The proof of completenes goes as follows:
If $\sum_1^\infty \nu_n$ is an absolutely convergent series in $M(X)$ and $A \in \mathcal M$, then $\sum_1^\infty \nu_n(A)$ also converges absolutely because $|\nu_n(A)| \leq |\nu_n|(A) \leq |\nu_n|(X)$ for all $n \in \Bbb{N}$. Hence we may define $\nu: \mathcal M \longrightarrow \Bbb{C}$ by $\nu(A) = \sum_1^\infty \nu_n(A)$. Clearly $\nu(\emptyset) = 0$. If $(A_k)$ is a sequence of disjoint sets in $\mathcal M$ whose union in $A$, then $$ \sum_{k = 1}^\infty |\nu(A_k)| \leq \sum_{k = 1}^\infty \sum_{n = 1}^\infty |\nu_n(A_k)| = \sum_{n = 1}^\infty \sum_{k = 1}^\infty |\nu_n(A_k)| \leq \sum_{n = 1}^\infty \sum_{k = 1}^\infty |\nu_n|(A_k) = \sum_{n = 1}^\infty |\nu_n|(A) \leq \sum_{n = 1}^\infty ||\nu_n|| < \infty, \quad \quad (1) $$ by Tonelli's theorem, and Fubini's theorem implies that $$ \sum_{k = 1}^\infty \nu(A_k) = \sum_{k = 1}^\infty \sum_{n = 1}^\infty \nu_n(A_k) = \sum_{n = 1}^\infty \sum_{k = 1}^\infty \nu_n(A_k) = \sum_{n = 1}^\infty \nu_n(A) = \nu(A). \quad \quad (2) $$ In other words, $\sum_{k = 1}^\infty \nu(A_k)$ converges absolutely to $\nu(A)$, so $\nu \in M(X)$.
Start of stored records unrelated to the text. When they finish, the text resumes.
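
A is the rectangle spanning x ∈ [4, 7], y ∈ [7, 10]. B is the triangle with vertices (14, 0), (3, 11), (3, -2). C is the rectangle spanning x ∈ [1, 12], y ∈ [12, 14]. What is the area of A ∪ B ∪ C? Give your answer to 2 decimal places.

By inclusion–exclusion:
Individual areas: |A| = 9, |B| = 71.5, |C| = 22.
|A∩B| = 4.5.
|A∩C| = 0 (no overlap).
|B∩C| = 0.
|A∩B∩C| = 0.
|A ∪ B ∪ C| = 102.5 − 4.5 + 0 = 98.00.

98.00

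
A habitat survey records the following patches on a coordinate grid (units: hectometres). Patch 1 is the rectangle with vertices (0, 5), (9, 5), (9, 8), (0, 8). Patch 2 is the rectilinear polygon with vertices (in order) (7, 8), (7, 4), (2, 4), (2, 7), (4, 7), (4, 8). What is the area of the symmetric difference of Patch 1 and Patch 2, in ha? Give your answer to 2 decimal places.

|Patch 1| = 27, |Patch 2| = 18, |Patch 1∩Patch 2| = 13.
|Patch 1 △ Patch 2| = |Patch 1| + |Patch 2| − 2·|Patch 1∩Patch 2| = 27 + 18 − 26 = 19.00.

19.00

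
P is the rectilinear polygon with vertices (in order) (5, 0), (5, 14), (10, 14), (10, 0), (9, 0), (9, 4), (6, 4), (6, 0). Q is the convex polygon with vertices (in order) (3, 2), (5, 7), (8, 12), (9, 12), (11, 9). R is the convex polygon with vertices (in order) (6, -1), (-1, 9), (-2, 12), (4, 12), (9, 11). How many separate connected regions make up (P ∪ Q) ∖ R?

(P ∪ Q) ∖ R splits into 3 disjoint pieces (area 0.1484, area 31.7125, area 0.0643).

3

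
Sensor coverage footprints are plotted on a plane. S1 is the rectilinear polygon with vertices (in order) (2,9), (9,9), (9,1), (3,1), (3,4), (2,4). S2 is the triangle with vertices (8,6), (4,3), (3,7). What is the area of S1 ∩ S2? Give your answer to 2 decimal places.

9.50

The intersection is the polygon with vertices (4,3), (3,7), (8,6).
By the shoelace formula its area is 9.50.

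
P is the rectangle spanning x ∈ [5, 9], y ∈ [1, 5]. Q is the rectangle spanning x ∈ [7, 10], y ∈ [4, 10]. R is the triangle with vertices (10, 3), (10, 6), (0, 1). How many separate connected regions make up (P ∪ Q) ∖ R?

2

(P ∪ Q) ∖ R splits into 2 disjoint pieces (area 5.6, area 16.25).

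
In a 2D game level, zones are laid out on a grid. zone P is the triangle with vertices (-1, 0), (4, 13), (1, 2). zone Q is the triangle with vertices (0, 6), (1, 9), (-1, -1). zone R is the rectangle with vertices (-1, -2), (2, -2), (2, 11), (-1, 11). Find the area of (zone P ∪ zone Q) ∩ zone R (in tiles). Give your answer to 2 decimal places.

|zone P ∪ zone Q| = 9.947.
|(zone P ∪ zone Q) ∩ zone R| = 7.81.

7.81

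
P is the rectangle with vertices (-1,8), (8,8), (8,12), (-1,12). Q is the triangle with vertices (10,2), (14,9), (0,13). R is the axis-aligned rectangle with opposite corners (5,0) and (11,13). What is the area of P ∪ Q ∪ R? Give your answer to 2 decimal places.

112.57

By inclusion–exclusion:
Individual areas: |P| = 36, |Q| = 57, |R| = 78.
|P∩Q| = 18.1981.
|P∩R|: x∈[5,8], y∈[8,12] → 3·4 = 12.
|Q∩R| = 37.6607.
|P∩Q∩R| = 9.4286.
|P ∪ Q ∪ R| = 171 − 67.8588 + 9.4286 = 112.57.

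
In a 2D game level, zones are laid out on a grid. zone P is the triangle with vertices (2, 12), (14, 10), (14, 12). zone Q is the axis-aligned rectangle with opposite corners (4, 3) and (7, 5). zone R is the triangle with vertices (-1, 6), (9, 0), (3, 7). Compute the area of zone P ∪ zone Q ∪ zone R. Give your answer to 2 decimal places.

31.86

By inclusion–exclusion:
Individual areas: |zone P| = 12, |zone Q| = 6, |zone R| = 17.
|zone P∩zone Q| = 0.
|zone P∩zone R| = 0.
|zone Q∩zone R| = 3.1429.
|zone P∩zone Q∩zone R| = 0.
|zone P ∪ zone Q ∪ zone R| = 35 − 3.1429 + 0 = 31.86.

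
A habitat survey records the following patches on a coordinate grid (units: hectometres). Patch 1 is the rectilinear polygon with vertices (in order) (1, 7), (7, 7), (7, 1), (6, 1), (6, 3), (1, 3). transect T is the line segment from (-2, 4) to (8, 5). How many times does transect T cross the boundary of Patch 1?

The segment meets the boundary at (7,4.9), (1,4.3).

2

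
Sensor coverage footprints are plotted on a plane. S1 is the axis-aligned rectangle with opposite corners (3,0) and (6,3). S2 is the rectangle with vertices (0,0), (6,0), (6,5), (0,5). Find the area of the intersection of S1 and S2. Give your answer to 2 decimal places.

9.00

|S1∩S2|: x∈[3,6], y∈[0,3] → 3·3 = 9.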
Then the author proceeds to show that $\sum_{n = 1} \nu_n$ converges to $\nu$ in $M(X)$, but my question regards the above (I can provide the full file if requested).
Which version of the Fubini and Tonelli theorems is the author using? Is it considering the sums as integrals with the counting measure? I would appreciate if somebody could explain the second passage (the first equality) in (1).
Any help will be the most appreciated.
Thanks in advance and kind regards.